Shut up and sing!

My wife and I wanted to spend a relaxing afternoon and get away from politics for a few hours by going to a Sunday matinee of a high-school presentation of West Side Story, one of my favorite Broadway shows. But politics reared its ugly head when at the end of the play the cast came out for curtain call and one of the leading student actors lectured the audience about how we are so divided as a nation and that we must learn to accept each other despite our differences in color, race, religion, political party, and “who we love,” leftwing code for gay.

Everything now has to do with the election of Donald Trump, from Super Bowl commercials to a production at a local high school. Because West Side Story is about warfare between Puerto Rican and white gangs in New York, that obviously reflects the situation today, when people are full of hate toward those who are different from them. And that somehow is connected with Trump’s election.

The young actor’s little speech, although obviously prepared, was heartfelt and sincere. But the truth is that I hated being lectured by a kid who is not yet old enough to vote, still lives at home with mom and dad, and has so little life experience. Like other people in entertainment and the arts, the young thespian believes that he is somehow more sensitive and has a clearer view of reality than the rest of us.

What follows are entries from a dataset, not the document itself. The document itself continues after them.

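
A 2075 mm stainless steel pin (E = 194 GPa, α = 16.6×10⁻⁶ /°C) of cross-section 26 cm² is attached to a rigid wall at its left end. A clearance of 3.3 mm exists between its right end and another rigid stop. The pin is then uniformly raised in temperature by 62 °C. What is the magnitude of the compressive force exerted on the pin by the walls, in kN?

Unrestrained expansion: δ_free = αΔT L = 16.6×10⁻⁶ × 62 × 2075 = 2.136 mm.
This is smaller than the 3.3 mm clearance, so the pin expands freely without reaching the stop — the stress is zero.

P ≈ 0 kN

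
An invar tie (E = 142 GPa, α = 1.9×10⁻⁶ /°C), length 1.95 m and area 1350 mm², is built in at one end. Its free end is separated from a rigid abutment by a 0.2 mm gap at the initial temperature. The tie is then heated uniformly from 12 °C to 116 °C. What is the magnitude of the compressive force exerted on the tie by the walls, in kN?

Unrestrained expansion: δ_free = αΔT L = 1.9×10⁻⁶ × 104 × 1950 = 0.3853 mm.
After closing the 0.2 mm clearance, 0.3853 − 0.2 = 0.1853 mm of expansion remains to be suppressed by the wall.
That suppressed elongation corresponds to σ = E·Δ/L = 142×10³ × 0.1853/1950 = 13.5 MPa.
P = σA = 13.5 × 1350 = 18.22 kN.

P ≈ 18.2 kN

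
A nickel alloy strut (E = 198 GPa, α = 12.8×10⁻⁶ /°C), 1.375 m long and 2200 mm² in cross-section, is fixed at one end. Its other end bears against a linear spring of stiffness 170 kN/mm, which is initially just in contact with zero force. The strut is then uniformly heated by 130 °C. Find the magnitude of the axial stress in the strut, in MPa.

Free thermal expansion: δ_free = αΔT L = 12.8×10⁻⁶ × 130 × 1375 = 2.288 mm.
With a force P in the spring, the elastic change of the strut is PL/(AE) and that of the spring is P/k; compatibility requires their sum to equal δ_free.
P [ L/(AE) + 1/k ] = δ_free → P [ 1375/(2200×198×10³) + 1/(170×10³) ] = 2.288.
P = 2.288 / 9.039×10⁻⁶ = 253100 N.
σ = P/A = 253100/2200 = 115.1 MPa.

σ ≈ 115 MPa (compressive)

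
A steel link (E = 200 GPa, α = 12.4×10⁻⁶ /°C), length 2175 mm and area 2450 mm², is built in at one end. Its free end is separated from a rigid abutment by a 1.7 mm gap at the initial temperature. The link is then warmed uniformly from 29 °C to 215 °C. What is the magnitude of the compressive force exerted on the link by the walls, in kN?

P ≈ 747 kN

Unrestrained expansion: δ_free = αΔT L = 12.4×10⁻⁶ × 186 × 2175 = 5.016 mm.
This exceeds the 1.7 mm gap, so the wall pushes back. The portion of expansion that must be recovered elastically is δ_free − gap = 5.016 − 1.7 = 3.316 mm.
So σ = E(δ_free − g)/L = 200×10³ × 3.316/2175 = 305 MPa.
Force on the wall = σA = 305 × 2450 mm² = 747.1 kN.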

If the young man had been listening in class he wouldn’t have declared that we are more divided now than in any other time in our history. In the 1860s there was something called the Civil War, and in the 1960s the nation was divided over Vietnam. Any division now is caused by the left being angry that the victory of the unworthy Donald Trump over St. Hillary of Chappaqua has dealt a serious blow to the statist utopia they so long for. Leftists have displayed their anger by censoring free speech, blocking traffic, destroying property, and physically attacking people with whom they disagree.

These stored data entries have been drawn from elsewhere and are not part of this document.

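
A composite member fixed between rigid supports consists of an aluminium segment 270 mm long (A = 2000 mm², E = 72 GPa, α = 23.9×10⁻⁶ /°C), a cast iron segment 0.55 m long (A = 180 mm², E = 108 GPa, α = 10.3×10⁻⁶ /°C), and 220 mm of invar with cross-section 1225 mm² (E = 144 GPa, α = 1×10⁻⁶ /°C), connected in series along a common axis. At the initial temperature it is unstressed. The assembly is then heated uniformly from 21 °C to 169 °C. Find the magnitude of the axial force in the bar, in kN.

P ≈ 58.1 kN (compressive)

With the walls removed the bar would change length by δ_free = Σ αᵢΔT Lᵢ = 23.9×10⁻⁶×148×270 + 10.3×10⁻⁶×148×550 + 1×10⁻⁶×148×220 = 1.826 mm.
The rigid supports impose zero overall length change; the single axial force P common to all segments must satisfy P Σ Lᵢ/(AᵢEᵢ) = δ_free.
Σ Lᵢ/(AᵢEᵢ) = 270/(2000×72×10³) + 550/(180×108×10³) + 220/(1225×144×10³) = 3.141×10⁻⁵ mm/N.
P = 1.826 / 3.141×10⁻⁵ = 58130 N = 58.13 kN, compressive.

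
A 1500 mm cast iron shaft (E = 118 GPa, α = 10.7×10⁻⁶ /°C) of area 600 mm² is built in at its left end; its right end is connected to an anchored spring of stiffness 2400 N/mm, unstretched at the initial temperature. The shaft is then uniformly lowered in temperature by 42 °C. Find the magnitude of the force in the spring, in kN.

If the spring were absent the shaft would shorten by αΔT L = 10.7×10⁻⁶ × 42 × 1500 = 0.6741 mm.
Let P be the tensile force in the spring. The shaft extends elastically by PL/(AE) and the spring stretches by P/k; together these equal δ_free.
So P = δ_free / [L/(AE) + 1/k] = 0.6741 / [ 1500/(600×118×10³) + 1/(2400) ].
P = 0.6741 / 0.0004379 = 1540 N.

P ≈ 1.54 kN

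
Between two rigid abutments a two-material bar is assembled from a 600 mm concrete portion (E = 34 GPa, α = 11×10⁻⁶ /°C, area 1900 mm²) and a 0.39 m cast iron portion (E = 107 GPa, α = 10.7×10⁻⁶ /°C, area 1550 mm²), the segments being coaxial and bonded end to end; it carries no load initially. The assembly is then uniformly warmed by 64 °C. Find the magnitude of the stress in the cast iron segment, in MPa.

With the walls removed the bar would change length by δ_free = Σ αᵢΔT Lᵢ = 11×10⁻⁶×64×600 + 10.7×10⁻⁶×64×390 = 0.6895 mm.
Since the ends are fixed, an axial force P builds up, equal in every segment, with P · Σ Lᵢ/(AᵢEᵢ) = δ_free.
The series flexibility is Σ Lᵢ/(AᵢEᵢ) = 600/(1900×34×10³) + 390/(1550×107×10³) = 1.164×10⁻⁵ mm/N.
So P = 0.6895 / 1.164×10⁻⁵ = 59.24 kN, compressive.
σ_{cast iron} = P / A = 59240 / 1550 = 38.22 MPa.

σ ≈ 38.2 MPa (compressive)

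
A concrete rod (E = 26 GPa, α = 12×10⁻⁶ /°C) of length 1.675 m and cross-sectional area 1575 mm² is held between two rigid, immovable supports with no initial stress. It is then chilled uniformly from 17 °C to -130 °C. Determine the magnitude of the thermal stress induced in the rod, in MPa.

Because both ends are immovable the net strain is zero, and the suppressed thermal strain is αΔT = 12×10⁻⁶ × 147 = 1764×10⁻⁶.
Hence σ = E·αΔT = 26×10³ × 1764×10⁻⁶ = 45.86 MPa, tensile.

σ ≈ 45.9 MPa (tensile)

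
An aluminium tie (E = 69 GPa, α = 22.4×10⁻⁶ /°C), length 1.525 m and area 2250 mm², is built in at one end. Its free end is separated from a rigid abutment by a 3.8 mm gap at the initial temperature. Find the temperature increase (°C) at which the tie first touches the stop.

ΔT ≈ 111 °C

The gap closes when αΔT L = 3.8 mm, since the tie is still unstressed at that instant.
ΔT = 3.8 / (22.4×10⁻⁶ × 1525) = 111.2 °C.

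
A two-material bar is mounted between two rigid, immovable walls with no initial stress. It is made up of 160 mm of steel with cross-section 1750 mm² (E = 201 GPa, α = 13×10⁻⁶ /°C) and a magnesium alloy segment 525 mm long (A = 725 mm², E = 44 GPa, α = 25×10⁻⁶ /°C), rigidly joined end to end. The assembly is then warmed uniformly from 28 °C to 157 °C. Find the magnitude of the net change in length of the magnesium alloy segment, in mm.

|ΔL| ≈ 0.216 mm

Free thermal expansion of the whole bar: Σ αᵢΔT Lᵢ = 13×10⁻⁶×129×160 + 25×10⁻⁶×129×525 = 1.961 mm.
The rigid supports impose zero overall length change; the single axial force P common to all segments must satisfy P Σ Lᵢ/(AᵢEᵢ) = δ_free.
Σ Lᵢ/(AᵢEᵢ) = 160/(1750×201×10³) + 525/(725×44×10³) = 1.691×10⁻⁵ mm/N.
P = 1.961 / 1.691×10⁻⁵ = 116000 N = 116 kN, compressive.
For the magnesium alloy segment, free thermal change = 25×10⁻⁶×129×525 = 1.693 mm and elastic change from P = 116000×525/(725×44×10³) = 1.909 mm; these oppose, so the net change is 0.216 mm (segment shortens).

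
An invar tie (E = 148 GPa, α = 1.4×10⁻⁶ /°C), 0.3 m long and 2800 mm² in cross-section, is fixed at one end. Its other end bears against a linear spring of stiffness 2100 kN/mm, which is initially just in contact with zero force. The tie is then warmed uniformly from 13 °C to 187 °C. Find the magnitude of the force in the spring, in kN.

P ≈ 60.9 kN

Free thermal expansion: δ_free = αΔT L = 1.4×10⁻⁶ × 174 × 300 = 0.07308 mm.
Let P be the compressive force at the spring. The tie shortens elastically by PL/(AE) and the spring compresses by P/k; together these equal δ_free.
P [ L/(AE) + 1/k ] = δ_free → P [ 300/(2800×148×10³) + 1/(2100×10³) ] = 0.07308.
P = 0.07308 / 1.2×10⁻⁶ = 60890 N.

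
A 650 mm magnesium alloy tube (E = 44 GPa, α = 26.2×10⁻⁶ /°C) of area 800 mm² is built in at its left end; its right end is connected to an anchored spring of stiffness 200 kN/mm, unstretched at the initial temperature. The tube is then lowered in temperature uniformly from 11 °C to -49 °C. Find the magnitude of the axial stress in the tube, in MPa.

If the spring were absent the tube would shorten by αΔT L = 26.2×10⁻⁶ × 60 × 650 = 1.022 mm.
With a force P in the spring, the elastic change of the tube is PL/(AE) and that of the spring is P/k; compatibility requires their sum to equal δ_free.
P [ L/(AE) + 1/k ] = δ_free → P [ 650/(800×44×10³) + 1/(200×10³) ] = 1.022.
P = 1.022 / 2.347×10⁻⁵ = 43540 N.
σ = P/A = 43540/800 = 54.43 MPa.

σ ≈ 54.4 MPa (tensile)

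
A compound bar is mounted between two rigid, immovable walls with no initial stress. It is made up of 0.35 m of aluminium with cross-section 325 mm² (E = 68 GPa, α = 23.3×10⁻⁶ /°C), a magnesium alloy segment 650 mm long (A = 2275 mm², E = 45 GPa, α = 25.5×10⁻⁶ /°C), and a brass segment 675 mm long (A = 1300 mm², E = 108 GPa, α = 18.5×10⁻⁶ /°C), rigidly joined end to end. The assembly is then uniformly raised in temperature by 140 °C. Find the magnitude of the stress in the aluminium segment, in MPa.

With the walls removed the bar would change length by δ_free = Σ αᵢΔT Lᵢ = 23.3×10⁻⁶×140×350 + 25.5×10⁻⁶×140×650 + 18.5×10⁻⁶×140×675 = 5.21 mm.
The walls prevent any net length change, so an axial force P (same in every segment) develops. Compatibility: P · Σ Lᵢ/(AᵢEᵢ) = δ_free.
The series flexibility is Σ Lᵢ/(AᵢEᵢ) = 350/(325×68×10³) + 650/(2275×45×10³) + 675/(1300×108×10³) = 2.699×10⁻⁵ mm/N.
Hence P = δ_free / Σ(L/AE) = 5.21/2.699×10⁻⁵ = 193 kN (compressive).
σ_{aluminium} = P / A = 193000 / 325 = 593.9 MPa.

σ ≈ 594 MPa (compressive)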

Our attendance at the high-school musical came about a week or so after my wife and I had gone to see a performance by John Fogarty, the former lead singer and guitarist of the 1960s band Clearance Clearwater Revival. Earlier I had told my wife that I hoped Fogarty wouldn’t go into an anti-Trump rant. I didn’t plan to leave but would have felt uncomfortable sitting there and being forced to listen to yet another lecture by an entertainer with a microphone and unhappy about the election results. I was delighted, however, when Fogarty actually spoke very little. He did sing the anti-establishment, anti-war “Fortunate Son” but without editorial comment. It was surprising that he performed the song at all, considering the venue. It was a rodeo attended by many small-town and country folks, cowboys, ranchers, and farmers. Yet no one tried to drown out a performer with whom they might have disagreed with politically or harangue him with an unwanted lecture.